March 31, 2014
Local Tibetans had petitioned for closure of the billion-dollar copper, silver and gold mine, owned by China Gold International Resources, after reports of poisoned drinking water.
The Chinese state-owned mine at the centre of a major tragedy this weekend is no stranger to controversy having previously been linked to serious environmental concerns.
More than 80 miners are reported to have been buried in a landslide at the Gyama copper, silver and gold mine, in Maizhokunggar county, around 70 kilometres from Lhasa. As of today, 36 bodies had been recovered.
As reported by Gabriel Lafitte on chinadialogue in 2011, the mine was said to pose a threat to the purity of local water supplies, after a study revealed that “elevated concentrations of heavy metals in the surface water and streambed at the upper/middle part of the valley pose a considerably high risk to the local environment…and to downstream water users”.
Local Tibetans had protested and sent a petition to Chinese authorities demanding the closure of the mine.
Instead the owners, a subsidiary of the state-owned China National Gold Group, which claims to be the largest gold producer in China, proceeded with a major expansion of the mine.

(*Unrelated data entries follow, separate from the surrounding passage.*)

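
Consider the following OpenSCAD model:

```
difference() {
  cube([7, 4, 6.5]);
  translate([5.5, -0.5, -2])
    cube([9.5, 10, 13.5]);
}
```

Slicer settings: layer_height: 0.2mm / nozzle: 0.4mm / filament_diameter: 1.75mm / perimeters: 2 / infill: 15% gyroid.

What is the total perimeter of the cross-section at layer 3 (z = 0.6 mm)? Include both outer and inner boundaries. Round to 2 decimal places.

19.00 mm

At z = 0.6 mm: the 7×4 cube contributes its full rectangle (perimeter 22.00 mm); the cube at (5.5, -0.5) (footprint 9.5×10) is included at this height (perimeter 39.00 mm); After the difference (first − rest): starting from the 7×4 cube, the 9.5×10 cube at (5.5, -0.5) partially overlaps it — only the 6.00 mm² overlap (of its 95.00 mm²) is removed, clipping the outline — boundary = 19.00 mm. Overall, the cross-section is a single solid region. Total boundary length (outer) = 19.00 mm.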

Two-days before the landslide, China Gold’s chief executive Song Xin reportedly told South China Morning Post that both mines adhered to high standards of occupational health, safety and environmental protection.
The mine was expected to generate sales of 45.6 billion yuan (US$7.2 billion) over its lifetime for the company and 4.9 billion yuan (US$767 million) in Chinese government revenue from taxes.
China mining interests in the remote and often hostile climate of the Tibetan plateau have increased in recent years, aided by favourable government support, says Lafitte:
The mining companies benefit from state financing of railways, power stations and much other infrastructure, as well as receiving finance at concessional rates to corporate borrowers, tax holidays, minimal environmental standards and costs, no royalty payments to local communities and subsidised rail freight rates to get concentrates to smelters or metal to markets. It is these state subsidies that tip the balance towards medium-scale mines in several Tibetan locations, rather than one more big Chinese copper mine overseas.
For Tibet, says Lafitte, it signifies the region’s integration into the Chinese industrial economy.